It's Summer time so we can all look forward to some nice weather, right?
Well, for those of you (including myself) who suffer with hyperhidrosis, hot weather also means excessive sweating. No-one likes to talk about it, but fortunately I've learned a couple of tricks along the way which may help...
I SWEAT A LOT - IS THAT NORMAL?
Everyone sweats differently depending on lots of things - the weather, your clothes, your mood etc. Sweating is your body's way of cooling you down. But some people sweat much more than they should, or from unusual places (e.g. hands, feet) even when they're not hot - these people have hyperhidrosis.
It can have devastating effects and can make even simple things a nightmare. There are times that I don't want to shake anyone's hand because it makes me so uncomfortable!
WHY DOES IT HAPPEN?
Some people are genetically prone to getting it - they are just born with it. Others get it because they have another medical problem (e.g. thyroid, diabetes). The result is that you sweat much more than needed and it can get quite annoying and embarassing. I remember at school I would have to wrap a paper towel or tissue around my hand just so that my notebooks wouldn't get soaked as I wrote on them. People thought I was weird because they didn't understand.
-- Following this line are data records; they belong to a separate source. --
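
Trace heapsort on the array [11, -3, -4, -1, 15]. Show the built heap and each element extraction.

Build heap: [15, 11, -4, -1, -3]
Extract 15: [11, -1, -4, -3, 15]
Extract 11: [-1, -3, -4, 11, 15]
Extract -1: [-3, -4, -1, 11, 15]
Extract -3: [-4, -3, -1, 11, 15]


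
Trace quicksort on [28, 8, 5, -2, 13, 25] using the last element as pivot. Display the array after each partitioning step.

Partition 1: pivot=25 at index 4 -> [8, 5, -2, 13, 25, 28]
Partition 2: pivot=13 at index 3 -> [8, 5, -2, 13, 25, 28]
Partition 3: pivot=-2 at index 0 -> [-2, 5, 8, 13, 25, 28]
Partition 4: pivot=8 at index 2 -> [-2, 5, 8, 13, 25, 28]


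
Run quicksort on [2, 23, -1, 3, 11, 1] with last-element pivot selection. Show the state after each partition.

Partition 1: pivot=1 at index 1 -> [-1, 1, 2, 3, 11, 23]
Partition 2: pivot=23 at index 5 -> [-1, 1, 2, 3, 11, 23]
Partition 3: pivot=11 at index 4 -> [-1, 1, 2, 3, 11, 23]
Partition 4: pivot=3 at index 3 -> [-1, 1, 2, 3, 11, 23]


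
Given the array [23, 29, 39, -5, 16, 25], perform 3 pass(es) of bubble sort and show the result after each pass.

After pass 1: [23, 29, -5, 16, 25, 39] (3 swaps)
After pass 2: [23, -5, 16, 25, 29, 39] (3 swaps)
After pass 3: [-5, 16, 23, 25, 29, 39] (2 swaps)
Total swaps: 8


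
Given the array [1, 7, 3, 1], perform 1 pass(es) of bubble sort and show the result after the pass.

After pass 1: [1, 3, 1, 7] (2 swaps)
Total swaps: 2


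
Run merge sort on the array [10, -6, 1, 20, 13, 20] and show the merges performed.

Divide and conquer:
  Merge [-6] + [1] -> [-6, 1]
  Merge [10] + [-6, 1] -> [-6, 1, 10]
  Merge [13] + [20] -> [13, 20]
  Merge [20] + [13, 20] -> [13, 20, 20]
  Merge [-6, 1, 10] + [13, 20, 20] -> [-6, 1, 10, 13, 20, 20]


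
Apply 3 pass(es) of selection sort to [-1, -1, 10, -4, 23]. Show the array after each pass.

Pass 1: Select minimum -4 at index 3, swap -> [-4, -1, 10, -1, 23]
Pass 2: Select minimum -1 at index 1, swap -> [-4, -1, 10, -1, 23]
Pass 3: Select minimum -1 at index 3, swap -> [-4, -1, -1, 10, 23]


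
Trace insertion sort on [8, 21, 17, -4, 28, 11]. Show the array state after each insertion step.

First element 8 is already 'sorted'
Insert 21: shifted 0 elements -> [8, 21, 17, -4, 28, 11]
Insert 17: shifted 1 elements -> [8, 17, 21, -4, 28, 11]
Insert -4: shifted 3 elements -> [-4, 8, 17, 21, 28, 11]
Insert 28: shifted 0 elements -> [-4, 8, 17, 21, 28, 11]
Insert 11: shifted 3 elements -> [-4, 8, 11, 17, 21, 28]


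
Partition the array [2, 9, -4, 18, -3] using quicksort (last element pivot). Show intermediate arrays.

Partition 1: pivot=-3 at index 1 -> [-4, -3, 2, 18, 9]
Partition 2: pivot=9 at index 3 -> [-4, -3, 2, 9, 18]


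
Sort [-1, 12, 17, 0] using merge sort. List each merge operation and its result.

Divide and conquer:
  Merge [-1] + [12] -> [-1, 12]
  Merge [17] + [0] -> [0, 17]
  Merge [-1, 12] + [0, 17] -> [-1, 0, 12, 17]


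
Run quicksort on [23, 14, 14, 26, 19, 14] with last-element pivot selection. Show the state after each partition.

Partition 1: pivot=14 at index 2 -> [14, 14, 14, 26, 19, 23]
Partition 2: pivot=14 at index 1 -> [14, 14, 14, 26, 19, 23]
Partition 3: pivot=23 at index 4 -> [14, 14, 14, 19, 23, 26]


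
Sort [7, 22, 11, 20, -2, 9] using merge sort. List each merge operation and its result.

Divide and conquer:
  Merge [22] + [11] -> [11, 22]
  Merge [7] + [11, 22] -> [7, 11, 22]
  Merge [-2] + [9] -> [-2, 9]
  Merge [20] + [-2, 9] -> [-2, 9, 20]
  Merge [7, 11, 22] + [-2, 9, 20] -> [-2, 7, 9, 11, 20, 22]


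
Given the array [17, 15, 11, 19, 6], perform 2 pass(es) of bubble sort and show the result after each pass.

After pass 1: [15, 11, 17, 6, 19] (3 swaps)
After pass 2: [11, 15, 6, 17, 19] (2 swaps)
Total swaps: 5


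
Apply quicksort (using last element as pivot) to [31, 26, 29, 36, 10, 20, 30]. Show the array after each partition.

Partition 1: pivot=30 at index 4 -> [26, 29, 10, 20, 30, 36, 31]
Partition 2: pivot=20 at index 1 -> [10, 20, 26, 29, 30, 36, 31]
Partition 3: pivot=29 at index 3 -> [10, 20, 26, 29, 30, 36, 31]
Partition 4: pivot=31 at index 5 -> [10, 20, 26, 29, 30, 31, 36]


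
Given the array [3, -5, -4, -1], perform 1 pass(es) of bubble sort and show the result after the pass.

After pass 1: [-5, -4, -1, 3] (3 swaps)
Total swaps: 3


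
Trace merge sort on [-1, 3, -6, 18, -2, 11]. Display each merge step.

Divide and conquer:
  Merge [3] + [-6] -> [-6, 3]
  Merge [-1] + [-6, 3] -> [-6, -1, 3]
  Merge [-2] + [11] -> [-2, 11]
  Merge [18] + [-2, 11] -> [-2, 11, 18]
  Merge [-6, -1, 3] + [-2, 11, 18] -> [-6, -2, -1, 3, 11, 18]


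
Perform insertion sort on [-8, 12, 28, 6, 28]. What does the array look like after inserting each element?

First element -8 is already 'sorted'
Insert 12: shifted 0 elements -> [-8, 12, 28, 6, 28]
Insert 28: shifted 0 elements -> [-8, 12, 28, 6, 28]
Insert 6: shifted 2 elements -> [-8, 6, 12, 28, 28]
Insert 28: shifted 0 elements -> [-8, 6, 12, 28, 28]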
Nervousness or excitement just make things worse - like me you'll be stuck in that horrible cycle: you get nervous because you are sweating, and then you sweat more because you are nervous!
WHAT CAN I DO ABOUT IT?
When I was younger, I used to think there was nothing that could be done and I would just have to put up with it. Then I got so fed up that I took the plunge and went to see my doctor - and I am so glad I did!
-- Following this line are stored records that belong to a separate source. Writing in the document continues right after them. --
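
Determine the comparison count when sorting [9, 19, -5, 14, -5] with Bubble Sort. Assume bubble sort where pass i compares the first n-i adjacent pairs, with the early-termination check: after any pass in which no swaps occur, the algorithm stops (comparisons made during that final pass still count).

Pass 1: compare adjacent pairs (0,1)..(3,4) = 4 comparison(s), 3 swap(s) -> [9, -5, 14, -5, 19]
Pass 2: compare adjacent pairs (0,1)..(2,3) = 3 comparison(s), 2 swap(s) -> [-5, 9, -5, 14, 19]
Pass 3: compare adjacent pairs (0,1)..(1,2) = 2 comparison(s), 1 swap(s) -> [-5, -5, 9, 14, 19]
Pass 4: compare adjacent pairs (0,1)..(0,1) = 1 comparison(s), 0 swap(s) -> [-5, -5, 9, 14, 19]
No swaps in this pass, so bubble sort stops here.
Total comparisons: 4 + 3 + 2 + 1 = 10


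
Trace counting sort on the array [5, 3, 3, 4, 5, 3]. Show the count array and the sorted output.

Count array: [0, 0, 0, 3, 1, 2]
(count[i] = number of elements equal to i)
Cumulative count: [0, 0, 0, 3, 4, 6]
Sorted: [3, 3, 3, 4, 5, 5]


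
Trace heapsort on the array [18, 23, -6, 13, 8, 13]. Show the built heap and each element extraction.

Build heap: [23, 18, 13, 13, 8, -6]
Extract 23: [18, 13, 13, -6, 8, 23]
Extract 18: [13, 8, 13, -6, 18, 23]
Extract 13: [13, 8, -6, 13, 18, 23]
Extract 13: [8, -6, 13, 13, 18, 23]
Extract 8: [-6, 8, 13, 13, 18, 23]


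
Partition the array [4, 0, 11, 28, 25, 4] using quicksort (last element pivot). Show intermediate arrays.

Partition 1: pivot=4 at index 2 -> [4, 0, 4, 28, 25, 11]
Partition 2: pivot=0 at index 0 -> [0, 4, 4, 28, 25, 11]
Partition 3: pivot=11 at index 3 -> [0, 4, 4, 11, 25, 28]
Partition 4: pivot=28 at index 5 -> [0, 4, 4, 11, 25, 28]


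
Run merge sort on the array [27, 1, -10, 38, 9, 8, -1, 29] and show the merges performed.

Divide and conquer:
  Merge [27] + [1] -> [1, 27]
  Merge [-10] + [38] -> [-10, 38]
  Merge [1, 27] + [-10, 38] -> [-10, 1, 27, 38]
  Merge [9] + [8] -> [8, 9]
  Merge [-1] + [29] -> [-1, 29]
  Merge [8, 9] + [-1, 29] -> [-1, 8, 9, 29]
  Merge [-10, 1, 27, 38] + [-1, 8, 9, 29] -> [-10, -1, 1, 8, 9, 27, 29, 38]


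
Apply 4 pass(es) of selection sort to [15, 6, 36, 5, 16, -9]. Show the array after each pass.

Pass 1: Select minimum -9 at index 5, swap -> [-9, 6, 36, 5, 16, 15]
Pass 2: Select minimum 5 at index 3, swap -> [-9, 5, 36, 6, 16, 15]
Pass 3: Select minimum 6 at index 3, swap -> [-9, 5, 6, 36, 16, 15]
Pass 4: Select minimum 15 at index 5, swap -> [-9, 5, 6, 15, 16, 36]


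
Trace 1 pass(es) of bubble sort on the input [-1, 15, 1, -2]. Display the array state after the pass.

After pass 1: [-1, 1, -2, 15] (2 swaps)
Total swaps: 2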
Basically, there are 3 main treatments: stuff you can do at home, medicines and surgery. It is always worth seeing your GP first to make sure that there isn't an underlying medical reason for your problem:
1. STUFF YOU CAN DO AT HOME...
Depending on what kind of sweating you have, making sure you wash regularly will help cool you down and prevent any unpleasant smells. It might help to take spare clothing/socks with you but this isn't always practical. Also, if it's your armpits that are the problem then try a good antiperspirant deodorant/roll-on (such as Sure).
There are some great products out there that really do help. One of the best I have found is a roll-on anti-perspirant called Driclor (aluminium chloride) - you can get this without prescription. You have to put it on every night to start off with before you go to bed, but it usually starts working within a few days and you can then space it out. It can be used on any area of skin where sweating is a problem - the only problem is it can cause irritation.
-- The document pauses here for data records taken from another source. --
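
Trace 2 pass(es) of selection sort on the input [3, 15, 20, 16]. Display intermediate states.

Pass 1: Select minimum 3 at index 0, swap -> [3, 15, 20, 16]
Pass 2: Select minimum 15 at index 1, swap -> [3, 15, 20, 16]


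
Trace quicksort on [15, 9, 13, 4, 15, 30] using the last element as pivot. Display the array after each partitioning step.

Partition 1: pivot=30 at index 5 -> [15, 9, 13, 4, 15, 30]
Partition 2: pivot=15 at index 4 -> [15, 9, 13, 4, 15, 30]
Partition 3: pivot=4 at index 0 -> [4, 9, 13, 15, 15, 30]
Partition 4: pivot=15 at index 3 -> [4, 9, 13, 15, 15, 30]
Partition 5: pivot=13 at index 2 -> [4, 9, 13, 15, 15, 30]


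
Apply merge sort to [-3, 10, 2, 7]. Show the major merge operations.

Divide and conquer:
  Merge [-3] + [10] -> [-3, 10]
  Merge [2] + [7] -> [2, 7]
  Merge [-3, 10] + [2, 7] -> [-3, 2, 7, 10]


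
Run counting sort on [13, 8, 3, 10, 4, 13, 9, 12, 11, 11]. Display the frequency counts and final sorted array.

Count array: [0, 0, 0, 1, 1, 0, 0, 0, 1, 1, 1, 2, 1, 2]
(count[i] = number of elements equal to i)
Cumulative count: [0, 0, 0, 1, 2, 2, 2, 2, 3, 4, 5, 7, 8, 10]
Sorted: [3, 4, 8, 9, 10, 11, 11, 12, 13, 13]


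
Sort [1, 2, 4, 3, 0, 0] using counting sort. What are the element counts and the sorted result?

Count array: [2, 1, 1, 1, 1]
(count[i] = number of elements equal to i)
Cumulative count: [2, 3, 4, 5, 6]
Sorted: [0, 0, 1, 2, 3, 4]


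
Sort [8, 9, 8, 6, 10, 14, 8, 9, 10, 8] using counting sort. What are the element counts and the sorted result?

Count array: [0, 0, 0, 0, 0, 0, 1, 0, 4, 2, 2, 0, 0, 0, 1]
(count[i] = number of elements equal to i)
Cumulative count: [0, 0, 0, 0, 0, 0, 1, 1, 5, 7, 9, 9, 9, 9, 10]
Sorted: [6, 8, 8, 8, 8, 9, 9, 10, 10, 14]


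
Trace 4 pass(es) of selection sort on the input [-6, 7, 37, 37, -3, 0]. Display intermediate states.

Pass 1: Select minimum -6 at index 0, swap -> [-6, 7, 37, 37, -3, 0]
Pass 2: Select minimum -3 at index 4, swap -> [-6, -3, 37, 37, 7, 0]
Pass 3: Select minimum 0 at index 5, swap -> [-6, -3, 0, 37, 7, 37]
Pass 4: Select minimum 7 at index 4, swap -> [-6, -3, 0, 7, 37, 37]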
There is also a powder available called Zeasorb which you can use like a talc. Some people find this useful.
If that's not enough, there are a group of medicines called anti-cholinergics that calm down the nerves that supply sweat glands so you sweat less. They can either be taken by mouth, or by a special treatment called iontophoresis (which I found uncomfortable!). You will need to see your GP about these as you may need referral to a Dermatologist to get them, and they do have some tricky side-effects.
It might come as a surprise, but botulinum toxin (Botox) can be given by lots of tiny little painless injections into the affected skin and is an extremely effective treatment. The results can last between 4 to 9 months. However, it's not cheap and may not be available on the NHS.
Sometimes the only option is an operation where either the sweat glands are removed or the nerves supplying them are cut. This procedure can be highly effective, but can be difficult to perform and may have troublesome side-effects. This isn't suitable for everyone and you will definitely have to see your GP to get a referral for this.
Whatever you choose to do, just remember that like me you don't have to put up with it. Don't be embarassed to talk about it - just find the treatment that works for you.